Almost a year into his first term and ten months after a Democratic Congress passed his administration’s economic rescue package, a budget-busting $787 billion “stimulus,” President Obama has come up with a curious explanation for the sorry state of the economy. Apparently, it’s all the Republicans’ fault.
That was the takeaway from the president’s economic address yesterday at the Brookings Institution, in which Obama sought to account for the country’s swelling deficit and persistent double-digit unemployment by blaming them on the party that is out of power. Pausing to lament what he called the “bitterness of partisanship,” the president provided a textbook example of the wedge politics he had in mind by assailing the GOP for creating the economic crisis. Obama complained that “[w]e were forced to take those steps [to jump-start the economy] largely without the help of an opposition party which, unfortunately, after having presided over the decision-making that had led to the crisis, decided to hand it over to others to solve.” No bitter partisanship there.
It’s not clear, however, that the administration has “solved” the problem that Republicans supposedly created. The administration’s stimulus package has done little to lower the jobless rate in the country, which now stands at 10 percent – this despite the rosy predictions of Obama’s top economic advisors that unemployment would not exceed 8 percent if a stimulus were passed. In November, hyped by the administration as a more hopeful month on unemployment, some 11,000 jobs were lost. Against this bleak background, the administration’s repeated claim that the stimulus has “created and saved” over one million jobs – itself a highly dubious metric, as Edward Lazear, the former chairman of the President’s Council of Economic Advisers, has documented – is bound to come as cold comfort.
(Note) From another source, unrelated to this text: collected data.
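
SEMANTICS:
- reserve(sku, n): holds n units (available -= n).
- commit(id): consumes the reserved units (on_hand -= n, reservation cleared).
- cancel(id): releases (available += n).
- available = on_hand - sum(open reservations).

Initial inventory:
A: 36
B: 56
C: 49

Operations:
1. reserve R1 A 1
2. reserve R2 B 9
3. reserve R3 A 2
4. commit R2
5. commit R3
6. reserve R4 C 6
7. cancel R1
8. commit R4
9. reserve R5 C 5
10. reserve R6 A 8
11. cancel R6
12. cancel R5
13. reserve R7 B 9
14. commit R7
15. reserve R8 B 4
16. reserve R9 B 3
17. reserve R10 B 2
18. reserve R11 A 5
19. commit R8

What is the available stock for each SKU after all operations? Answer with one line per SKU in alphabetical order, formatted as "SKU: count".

Step 1: reserve R1 A 1 -> on_hand[A=36 B=56 C=49] avail[A=35 B=56 C=49] open={R1}
Step 2: reserve R2 B 9 -> on_hand[A=36 B=56 C=49] avail[A=35 B=47 C=49] open={R1,R2}
Step 3: reserve R3 A 2 -> on_hand[A=36 B=56 C=49] avail[A=33 B=47 C=49] open={R1,R2,R3}
Step 4: commit R2 -> on_hand[A=36 B=47 C=49] avail[A=33 B=47 C=49] open={R1,R3}
Step 5: commit R3 -> on_hand[A=34 B=47 C=49] avail[A=33 B=47 C=49] open={R1}
Step 6: reserve R4 C 6 -> on_hand[A=34 B=47 C=49] avail[A=33 B=47 C=43] open={R1,R4}
Step 7: cancel R1 -> on_hand[A=34 B=47 C=49] avail[A=34 B=47 C=43] open={R4}
Step 8: commit R4 -> on_hand[A=34 B=47 C=43] avail[A=34 B=47 C=43] open={}
Step 9: reserve R5 C 5 -> on_hand[A=34 B=47 C=43] avail[A=34 B=47 C=38] open={R5}
Step 10: reserve R6 A 8 -> on_hand[A=34 B=47 C=43] avail[A=26 B=47 C=38] open={R5,R6}
Step 11: cancel R6 -> on_hand[A=34 B=47 C=43] avail[A=34 B=47 C=38] open={R5}
Step 12: cancel R5 -> on_hand[A=34 B=47 C=43] avail[A=34 B=47 C=43] open={}
Step 13: reserve R7 B 9 -> on_hand[A=34 B=47 C=43] avail[A=34 B=38 C=43] open={R7}
Step 14: commit R7 -> on_hand[A=34 B=38 C=43] avail[A=34 B=38 C=43] open={}
Step 15: reserve R8 B 4 -> on_hand[A=34 B=38 C=43] avail[A=34 B=34 C=43] open={R8}
Step 16: reserve R9 B 3 -> on_hand[A=34 B=38 C=43] avail[A=34 B=31 C=43] open={R8,R9}
Step 17: reserve R10 B 2 -> on_hand[A=34 B=38 C=43] avail[A=34 B=29 C=43] open={R10,R8,R9}
Step 18: reserve R11 A 5 -> on_hand[A=34 B=38 C=43] avail[A=29 B=29 C=43] open={R10,R11,R8,R9}
Step 19: commit R8 -> on_hand[A=34 B=34 C=43] avail[A=29 B=29 C=43] open={R10,R11,R9}

Answer: A: 29
B: 29
C: 43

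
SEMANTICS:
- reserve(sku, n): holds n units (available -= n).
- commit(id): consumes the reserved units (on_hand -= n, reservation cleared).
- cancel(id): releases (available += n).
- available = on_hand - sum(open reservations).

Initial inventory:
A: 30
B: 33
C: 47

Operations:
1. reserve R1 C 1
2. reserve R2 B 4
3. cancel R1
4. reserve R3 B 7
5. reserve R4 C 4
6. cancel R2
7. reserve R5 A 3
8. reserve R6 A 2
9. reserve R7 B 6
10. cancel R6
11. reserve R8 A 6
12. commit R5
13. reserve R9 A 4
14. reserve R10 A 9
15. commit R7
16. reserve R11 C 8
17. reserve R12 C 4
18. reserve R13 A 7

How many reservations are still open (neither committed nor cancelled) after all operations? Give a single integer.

Step 1: reserve R1 C 1 -> on_hand[A=30 B=33 C=47] avail[A=30 B=33 C=46] open={R1}
Step 2: reserve R2 B 4 -> on_hand[A=30 B=33 C=47] avail[A=30 B=29 C=46] open={R1,R2}
Step 3: cancel R1 -> on_hand[A=30 B=33 C=47] avail[A=30 B=29 C=47] open={R2}
Step 4: reserve R3 B 7 -> on_hand[A=30 B=33 C=47] avail[A=30 B=22 C=47] open={R2,R3}
Step 5: reserve R4 C 4 -> on_hand[A=30 B=33 C=47] avail[A=30 B=22 C=43] open={R2,R3,R4}
Step 6: cancel R2 -> on_hand[A=30 B=33 C=47] avail[A=30 B=26 C=43] open={R3,R4}
Step 7: reserve R5 A 3 -> on_hand[A=30 B=33 C=47] avail[A=27 B=26 C=43] open={R3,R4,R5}
Step 8: reserve R6 A 2 -> on_hand[A=30 B=33 C=47] avail[A=25 B=26 C=43] open={R3,R4,R5,R6}
Step 9: reserve R7 B 6 -> on_hand[A=30 B=33 C=47] avail[A=25 B=20 C=43] open={R3,R4,R5,R6,R7}
Step 10: cancel R6 -> on_hand[A=30 B=33 C=47] avail[A=27 B=20 C=43] open={R3,R4,R5,R7}
Step 11: reserve R8 A 6 -> on_hand[A=30 B=33 C=47] avail[A=21 B=20 C=43] open={R3,R4,R5,R7,R8}
Step 12: commit R5 -> on_hand[A=27 B=33 C=47] avail[A=21 B=20 C=43] open={R3,R4,R7,R8}
Step 13: reserve R9 A 4 -> on_hand[A=27 B=33 C=47] avail[A=17 B=20 C=43] open={R3,R4,R7,R8,R9}
Step 14: reserve R10 A 9 -> on_hand[A=27 B=33 C=47] avail[A=8 B=20 C=43] open={R10,R3,R4,R7,R8,R9}
Step 15: commit R7 -> on_hand[A=27 B=27 C=47] avail[A=8 B=20 C=43] open={R10,R3,R4,R8,R9}
Step 16: reserve R11 C 8 -> on_hand[A=27 B=27 C=47] avail[A=8 B=20 C=35] open={R10,R11,R3,R4,R8,R9}
Step 17: reserve R12 C 4 -> on_hand[A=27 B=27 C=47] avail[A=8 B=20 C=31] open={R10,R11,R12,R3,R4,R8,R9}
Step 18: reserve R13 A 7 -> on_hand[A=27 B=27 C=47] avail[A=1 B=20 C=31] open={R10,R11,R12,R13,R3,R4,R8,R9}
Open reservations: ['R10', 'R11', 'R12', 'R13', 'R3', 'R4', 'R8', 'R9'] -> 8

Answer: 8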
Then there is the deficit. The president has long maintained that he inherited massive deficits from the Bush administration. The charge is not entirely without merit. Whether it was the Medicare prescription drug benefit, federal education spending or the early financial industry bailouts, the Bush administration certainly contributed to the $1.3 trillion deficit that greeted Obama in office. Clouding the exculpatory narrative is that the Obama administration has since increased the massive spending of the Bush years. It’s no coincidence that the federal budget deficit has soared to record-high $1.42 trillion for 2009 – the largest deficit in American history, relative to the size of the economy, since World War II. Even that does not factor in the cost of the administration’s health care overhaul, whose estimated ten-year price tag could top $1 trillion.
But if the administration realizes that it has a spending problem, it has an odd way of curbing its excesses. In response to criticism of the growing federal deficit, the administration has simply promised to spend more, with the president yesterday highlighting his plan to “spend our way out of this recession” with a new round of stimulus spending. Yet the new stimulus – a term the president tellingly avoided using this week – is unlikely to be more successful than previous incarnations. Whatever the merits of the administration’s plans to boost spending on everything from infrastructure projects like bridges and highways, to social spending on seniors and veterans, and public sector jobs, it’s hard to see how they will energize the private sector that, in his own telling, the president deems crucial to reviving the economy.
The more pressing question is how the administration will pay for a new round of stimulus spending that could cost $170 billion or more. For instance, the administration’s proposal to use leftover funds from the much-maligned bank bailouts – the $700 billion Troubled Asset Relief Program (TARP) – has already incited ire on Capitol Hill. Republicans spent yesterday pointing out that the funds from the TARP were originally intended to go toward reducing the national debt. Channeling the funds to pay for a scarcely disguised new stimulus program, they charge, would be illegal. At a minimum, appropriating taxpayer funds aimed for a narrow economic purpose to subsidize the administration’s spending priorities is bound to prove controversial with the public.
That’s something the administration can ill afford. Obama’s newest stimulus plan comes at a time when public confidence in his stewardship has fallen to an all-time low. According to the latest Gallup poll, Obama’s approval rating has fallen to 47 percent, the lowest for any president at this point in his first term. Revisiting the same strategy that has failed to revive the economy to date will hardly allay those concerns. “Our work is far from done,” the president announced yesterday. A growing number of Americans fear exactly that.